Given the grind of an NBA regular season that is already physically and emotionally exhausting — even without being traded midyear — new Los Angeles Lakers guard Reggie Bullock surely would have been forgiven for wanting to take some time to himself before he and the rest of the purple and gold begin their desperate 25-game chase for a playoff spot.
Bullock even had plans to do so, according to Arash Markazi of the L.A. Times, but had a late change of heart because he knew he could make a difference at the NBA All-Star Weekend in his home state of North Carolina, all without touching a basketball:
Bullock, who grew up in Kinston, N.C., met and spoke with 25 LGBTQ youth and allies from Time Out Youth Center, a safe space for LGBTQ youth in the Charlotte area. Bullock has been an advocate in the LGBTQ community since 2014, when his transgender sister, Mia Henderson ... was stabbed to death.

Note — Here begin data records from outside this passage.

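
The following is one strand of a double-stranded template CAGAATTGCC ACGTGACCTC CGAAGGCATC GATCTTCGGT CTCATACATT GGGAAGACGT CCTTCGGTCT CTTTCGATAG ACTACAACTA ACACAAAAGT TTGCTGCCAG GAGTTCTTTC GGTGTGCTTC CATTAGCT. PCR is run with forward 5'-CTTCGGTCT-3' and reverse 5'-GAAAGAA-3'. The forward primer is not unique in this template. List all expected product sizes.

The forward primer CTTCGGTCT matches the top strand at positions 34–42, 62–70.
The reverse primer's reverse complement is TTCTTTC, matching at positions 114–120.
Each forward site pairs with the reverse site to give a product ending at position 120: sizes 87, 59 bp.

87 bp, 59 bp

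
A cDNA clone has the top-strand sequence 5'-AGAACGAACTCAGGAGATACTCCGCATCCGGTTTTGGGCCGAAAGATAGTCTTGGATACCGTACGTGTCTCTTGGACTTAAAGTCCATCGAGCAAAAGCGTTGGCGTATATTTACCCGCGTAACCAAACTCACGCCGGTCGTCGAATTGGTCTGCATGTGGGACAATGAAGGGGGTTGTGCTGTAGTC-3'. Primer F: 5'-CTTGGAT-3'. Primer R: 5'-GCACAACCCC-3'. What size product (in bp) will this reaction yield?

The forward primer matches the template at positions 51–57.
The reverse primer's reverse complement is GGGGTTGTGC, which matches the template at positions 172–181.
Amplicon spans positions 51–181: 131 bp.

131 bp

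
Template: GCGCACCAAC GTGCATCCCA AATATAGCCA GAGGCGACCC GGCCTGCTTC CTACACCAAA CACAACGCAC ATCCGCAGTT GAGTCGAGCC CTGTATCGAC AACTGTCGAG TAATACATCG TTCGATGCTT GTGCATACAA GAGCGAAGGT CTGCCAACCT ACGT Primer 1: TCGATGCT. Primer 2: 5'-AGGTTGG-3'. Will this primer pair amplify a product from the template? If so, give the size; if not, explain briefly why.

Primer 1 (TCGATGCT) matches the top strand at positions 122–129; it acts as a forward primer.
Primer 2's reverse complement is CCAACCT, matching the top strand at positions 154–160; it acts as a reverse primer.
The 3' ends face each other across positions 122–160, giving a 39 bp product.

Yes — a 39 bp product.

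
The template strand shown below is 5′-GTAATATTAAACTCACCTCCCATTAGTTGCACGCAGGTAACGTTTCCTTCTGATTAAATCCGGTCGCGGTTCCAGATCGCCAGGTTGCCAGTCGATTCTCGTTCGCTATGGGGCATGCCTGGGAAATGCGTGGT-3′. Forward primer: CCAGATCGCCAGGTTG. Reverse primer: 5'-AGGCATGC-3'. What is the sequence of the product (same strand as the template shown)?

Forward primer CCAGATCGCCAGGTTG is found on the top strand at positions 72–87.
The reverse primer's reverse complement is GCATGCCT, which matches the template at positions 113–120.
The product is the template from position 72 through 120 (49 bp).

5'-CCAGATCGCCAGGTTGCCAGTCGATTCTCGTTCGCTATGGGGCATGCCT-3'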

“It was good for me to be able to be here with them and talk to them and hear their stories,” Bullock, 27, said. “They weren’t holding back on anything. It opened up my eyes to what they have to go through on a daily basis, because when you randomly walk past someone, you never what they’re going through. I’m trying to educate myself every day as a straight man on this community that I stand up for and support.”

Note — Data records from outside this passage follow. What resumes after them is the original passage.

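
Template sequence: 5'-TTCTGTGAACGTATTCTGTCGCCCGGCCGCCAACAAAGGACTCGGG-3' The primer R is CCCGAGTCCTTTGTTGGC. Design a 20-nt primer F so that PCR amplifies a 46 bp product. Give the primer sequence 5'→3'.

The reverse primer's reverse complement GCCAACAAAGGACTCGGG matches the template at positions 29–46, so the product ends at position 46.
A 46 bp product then starts at position 46 − 46 + 1 = 1.
The forward primer is identical to the top strand there: TTCTGTGAACGTATTCTGTC.

5'-TTCTGTGAACGTATTCTGTC-3'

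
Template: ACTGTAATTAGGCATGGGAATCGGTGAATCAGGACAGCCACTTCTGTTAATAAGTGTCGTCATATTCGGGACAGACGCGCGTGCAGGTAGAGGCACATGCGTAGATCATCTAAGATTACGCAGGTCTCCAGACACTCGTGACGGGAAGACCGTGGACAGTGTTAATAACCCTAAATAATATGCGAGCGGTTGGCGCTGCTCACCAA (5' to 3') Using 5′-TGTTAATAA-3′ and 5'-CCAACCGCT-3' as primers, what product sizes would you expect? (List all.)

The forward primer TGTTAATAA matches the top strand at positions 45–53, 160–168.
The reverse primer's reverse complement is AGCGGTTGG, matching at positions 185–193.
Each forward site pairs with the reverse site to give a product ending at position 193: sizes 149, 34 bp.

149 bp, 34 bp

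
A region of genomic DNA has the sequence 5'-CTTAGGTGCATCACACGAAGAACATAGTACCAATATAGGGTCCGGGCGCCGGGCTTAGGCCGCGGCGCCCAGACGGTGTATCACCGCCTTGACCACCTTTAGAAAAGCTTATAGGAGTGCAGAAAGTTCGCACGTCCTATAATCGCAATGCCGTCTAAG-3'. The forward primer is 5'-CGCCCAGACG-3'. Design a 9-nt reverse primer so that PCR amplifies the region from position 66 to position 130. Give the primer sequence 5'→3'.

The product's 3' end on the top strand is position 130.
The reverse primer anneals to the top strand over positions 122–130, i.e. to GAAAGTTCG.
Its sequence written 5'→3' is the reverse complement: CGAACTTTC.

5'-CGAACTTTC-3'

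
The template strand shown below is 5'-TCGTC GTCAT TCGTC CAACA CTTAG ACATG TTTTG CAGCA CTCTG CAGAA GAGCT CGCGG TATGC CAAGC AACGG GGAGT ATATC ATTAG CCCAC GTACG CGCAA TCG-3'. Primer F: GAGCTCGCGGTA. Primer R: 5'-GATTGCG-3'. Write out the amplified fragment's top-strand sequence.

5'-GAGCTCGCGGTATGCCAAGCAACGGGGAGTATATCATTAGCCCACGTACGCGCAATC-3'

Forward primer GAGCTCGCGGTA is found on the top strand at positions 51–62.
Reverse complement of the reverse primer: CGCAATC. This occurs on the top strand at positions 101–107.
The product is the template from position 51 through 107 (57 bp).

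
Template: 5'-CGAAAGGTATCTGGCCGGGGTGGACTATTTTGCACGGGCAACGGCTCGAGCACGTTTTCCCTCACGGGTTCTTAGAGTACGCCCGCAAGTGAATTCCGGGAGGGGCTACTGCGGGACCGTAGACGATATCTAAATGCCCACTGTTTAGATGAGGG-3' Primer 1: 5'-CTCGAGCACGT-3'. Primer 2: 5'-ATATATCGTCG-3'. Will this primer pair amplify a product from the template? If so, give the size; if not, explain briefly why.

No product — primer 2 has no binding site in the template.

Primer 2 (ATATATCGTCG) does not match the top strand, and its reverse complement CGACGATATAT does not match either.
With no annealing site for primer 2, no amplification occurs.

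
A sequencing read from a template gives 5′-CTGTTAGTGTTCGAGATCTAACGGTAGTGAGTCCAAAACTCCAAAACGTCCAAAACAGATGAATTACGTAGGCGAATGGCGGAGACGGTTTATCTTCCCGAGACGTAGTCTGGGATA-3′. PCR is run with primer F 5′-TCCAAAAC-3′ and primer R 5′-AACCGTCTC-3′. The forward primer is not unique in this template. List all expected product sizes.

The forward primer TCCAAAAC matches the top strand at positions 32–39, 40–47, 49–56.
The reverse primer's reverse complement is GAGACGGTT, matching at positions 82–90.
Each forward site pairs with the reverse site to give a product ending at position 90: sizes 59, 51, 42 bp.

59 bp, 51 bp, 42 bp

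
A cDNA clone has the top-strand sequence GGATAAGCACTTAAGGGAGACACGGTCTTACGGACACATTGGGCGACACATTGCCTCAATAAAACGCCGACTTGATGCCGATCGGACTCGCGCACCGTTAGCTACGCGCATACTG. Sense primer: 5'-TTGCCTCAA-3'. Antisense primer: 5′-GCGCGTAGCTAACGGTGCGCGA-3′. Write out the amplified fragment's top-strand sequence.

5'-TTGCCTCAATAAAACGCCGACTTGATGCCGATCGGACTCGCGCACCGTTAGCTACGCGC-3'

The forward primer matches the template at positions 51–59.
Taking the reverse complement of GCGCGTAGCTAACGGTGCGCGA gives TCGCGCACCGTTAGCTACGCGC, found at positions 88–109 on the template; the primer anneals here to the top strand with its 3' end pointing upstream.
The product is the template from position 51 through 109 (59 bp).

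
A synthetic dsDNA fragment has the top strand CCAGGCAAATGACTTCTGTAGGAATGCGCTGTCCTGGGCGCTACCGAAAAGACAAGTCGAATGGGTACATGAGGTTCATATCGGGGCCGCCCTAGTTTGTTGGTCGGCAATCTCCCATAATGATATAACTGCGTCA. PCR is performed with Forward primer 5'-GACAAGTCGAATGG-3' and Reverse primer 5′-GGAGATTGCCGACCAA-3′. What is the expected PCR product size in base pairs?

The forward primer matches the template at positions 51–64.
Taking the reverse complement of GGAGATTGCCGACCAA gives TTGGTCGGCAATCTCC, found at positions 100–115 on the template; the primer anneals here to the top strand with its 3' end pointing upstream.
Product length = (reverse-primer end) − (forward-primer start) + 1 = 115 − 51 + 1 = 65 bp.

65 bp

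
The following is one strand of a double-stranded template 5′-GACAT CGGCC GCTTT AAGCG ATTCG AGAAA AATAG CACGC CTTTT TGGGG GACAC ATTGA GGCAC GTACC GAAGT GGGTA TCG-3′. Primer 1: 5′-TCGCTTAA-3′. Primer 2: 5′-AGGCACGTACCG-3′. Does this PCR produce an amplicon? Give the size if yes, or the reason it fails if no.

Primer 1 (TCGCTTAA) has reverse complement TTAAGCGA, which matches the top strand at positions 14–21; primer 1 anneals to the top strand there with its 3' end pointing upstream toward position 14.
Primer 2 (AGGCACGTACCG) matches the top strand directly at positions 60–71; it anneals to the bottom strand with its 3' end pointing downstream toward position 71.
The 3' ends diverge (primer 1 extends toward position 1, primer 2 toward position 83), so the primers never converge on a shared product.

No product — the primers' 3' ends point away from each other.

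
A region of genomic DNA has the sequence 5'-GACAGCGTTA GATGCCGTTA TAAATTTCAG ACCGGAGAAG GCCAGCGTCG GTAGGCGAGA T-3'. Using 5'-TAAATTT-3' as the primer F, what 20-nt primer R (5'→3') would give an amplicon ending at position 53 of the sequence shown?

5'-TACCGACGCTGGCCTTCTCC-3'

The forward primer binds at positions 21–27; the product's 3' end on the top strand is position 53.
The reverse primer anneals to the top strand over positions 34–53, i.e. to GGAGAAGGCCAGCGTCGGTA.
Its sequence written 5'→3' is the reverse complement: TACCGACGCTGGCCTTCTCC.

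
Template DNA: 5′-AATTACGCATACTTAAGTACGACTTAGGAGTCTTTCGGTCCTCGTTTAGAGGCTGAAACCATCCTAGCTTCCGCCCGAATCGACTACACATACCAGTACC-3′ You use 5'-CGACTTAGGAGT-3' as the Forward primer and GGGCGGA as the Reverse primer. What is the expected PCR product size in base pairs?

57 bp

Forward primer CGACTTAGGAGT is found on the top strand at positions 20–31.
Reverse complement of the reverse primer: TCCGCCC. This occurs on the top strand at positions 70–76.
The product runs from position 20 to position 76, so its length is 76 − 20 + 1 = 57 bp.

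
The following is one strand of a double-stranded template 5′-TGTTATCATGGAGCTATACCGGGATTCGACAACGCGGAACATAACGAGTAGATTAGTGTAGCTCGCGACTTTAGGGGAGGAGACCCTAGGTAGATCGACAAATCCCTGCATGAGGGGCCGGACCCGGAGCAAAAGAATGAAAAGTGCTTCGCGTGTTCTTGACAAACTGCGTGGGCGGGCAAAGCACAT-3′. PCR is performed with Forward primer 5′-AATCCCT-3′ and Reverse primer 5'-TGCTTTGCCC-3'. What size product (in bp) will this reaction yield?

86 bp

Scanning the template, AATCCCT occurs at positions 101–107; this primer anneals to the bottom strand there with its 3' end pointing downstream.
The reverse primer's reverse complement is GGGCAAAGCA, which matches the template at positions 177–186.
Amplicon spans positions 101–186: 86 bp.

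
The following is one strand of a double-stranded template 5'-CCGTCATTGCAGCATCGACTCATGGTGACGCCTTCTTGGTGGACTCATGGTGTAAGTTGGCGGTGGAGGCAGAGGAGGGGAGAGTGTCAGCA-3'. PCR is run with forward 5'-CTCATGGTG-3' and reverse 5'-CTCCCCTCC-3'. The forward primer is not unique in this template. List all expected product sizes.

The forward primer CTCATGGTG matches the top strand at positions 19–27, 44–52.
The reverse primer's reverse complement is GGAGGGGAG, matching at positions 74–82.
Each forward site pairs with the reverse site to give a product ending at position 82: sizes 64, 39 bp.

64 bp, 39 bp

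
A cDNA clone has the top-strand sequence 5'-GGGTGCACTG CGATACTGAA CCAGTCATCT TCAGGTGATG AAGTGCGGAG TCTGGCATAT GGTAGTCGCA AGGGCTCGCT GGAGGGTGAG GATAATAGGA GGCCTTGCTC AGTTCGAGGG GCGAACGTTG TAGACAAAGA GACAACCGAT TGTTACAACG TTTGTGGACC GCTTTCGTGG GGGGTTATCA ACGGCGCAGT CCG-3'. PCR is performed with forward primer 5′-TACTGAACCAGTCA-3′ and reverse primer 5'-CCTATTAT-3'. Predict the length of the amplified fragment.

Forward primer TACTGAACCAGTCA is found on the top strand at positions 14–27.
Taking the reverse complement of CCTATTAT gives ATAATAGG, found at positions 92–99 on the template; the primer anneals here to the top strand with its 3' end pointing upstream.
Product length = (reverse-primer end) − (forward-primer start) + 1 = 99 − 14 + 1 = 86 bp.

86 bp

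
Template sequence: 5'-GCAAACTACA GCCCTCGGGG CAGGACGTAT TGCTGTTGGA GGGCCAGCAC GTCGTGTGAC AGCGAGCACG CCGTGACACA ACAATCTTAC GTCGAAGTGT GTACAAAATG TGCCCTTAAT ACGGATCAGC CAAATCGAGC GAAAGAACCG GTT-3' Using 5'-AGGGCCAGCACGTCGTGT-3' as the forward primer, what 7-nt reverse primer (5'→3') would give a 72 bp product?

The forward primer binds at positions 40–57, so a 72 bp product ends at position 40 + 72 − 1 = 111.
The reverse primer anneals to the top strand over positions 105–111, i.e. to AAAATGT.
Its sequence written 5'→3' is the reverse complement: ACATTTT.

5'-ACATTTT-3'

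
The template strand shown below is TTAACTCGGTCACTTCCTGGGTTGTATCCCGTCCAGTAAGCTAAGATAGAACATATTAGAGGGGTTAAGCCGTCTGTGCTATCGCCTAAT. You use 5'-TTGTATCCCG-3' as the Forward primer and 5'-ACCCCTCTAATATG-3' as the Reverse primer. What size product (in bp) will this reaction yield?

Scanning the template, TTGTATCCCG occurs at positions 22–31; this primer anneals to the bottom strand there with its 3' end pointing downstream.
Reverse complement of the reverse primer: CATATTAGAGGGGT. This occurs on the top strand at positions 52–65.
Amplicon spans positions 22–65: 44 bp.

44 bp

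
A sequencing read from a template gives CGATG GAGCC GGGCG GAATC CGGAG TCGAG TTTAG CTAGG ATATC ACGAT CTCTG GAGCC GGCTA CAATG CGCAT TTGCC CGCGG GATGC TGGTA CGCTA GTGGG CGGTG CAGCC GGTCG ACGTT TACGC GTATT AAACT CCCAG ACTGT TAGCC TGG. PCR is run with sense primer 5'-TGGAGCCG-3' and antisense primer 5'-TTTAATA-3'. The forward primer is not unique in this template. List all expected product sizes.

The forward primer TGGAGCCG matches the top strand at positions 4–11, 54–61.
The reverse primer's reverse complement is TATTAAA, matching at positions 132–138.
Each forward site pairs with the reverse site to give a product ending at position 138: sizes 135, 85 bp.

135 bp, 85 bp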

Bullock’s advocacy for the LGBTQ community his sister was a part of has been well-chronicled, and in addition to the type of 3-point shooter they were searching for, the Lakers seem to have gotten a phenomenal person back in their deadline-week deal.
Joining the Lakers is also Bullock’s second time playing for a franchise in the Los Angeles area, and Markazi writes that “while the season is almost over and he will become a free agent this summer, (Bullock) hopes to make an impact in the LGBTQ community in Los Angeles” for as long as he’s a Laker:
“I’m definitely going to try to do some stuff in the community,” said Bullock, who’s in his sixth NBA season. “I would love to be a leader in the LGBT community in Los Angeles and be able to use my voice and platform to stand up for them.”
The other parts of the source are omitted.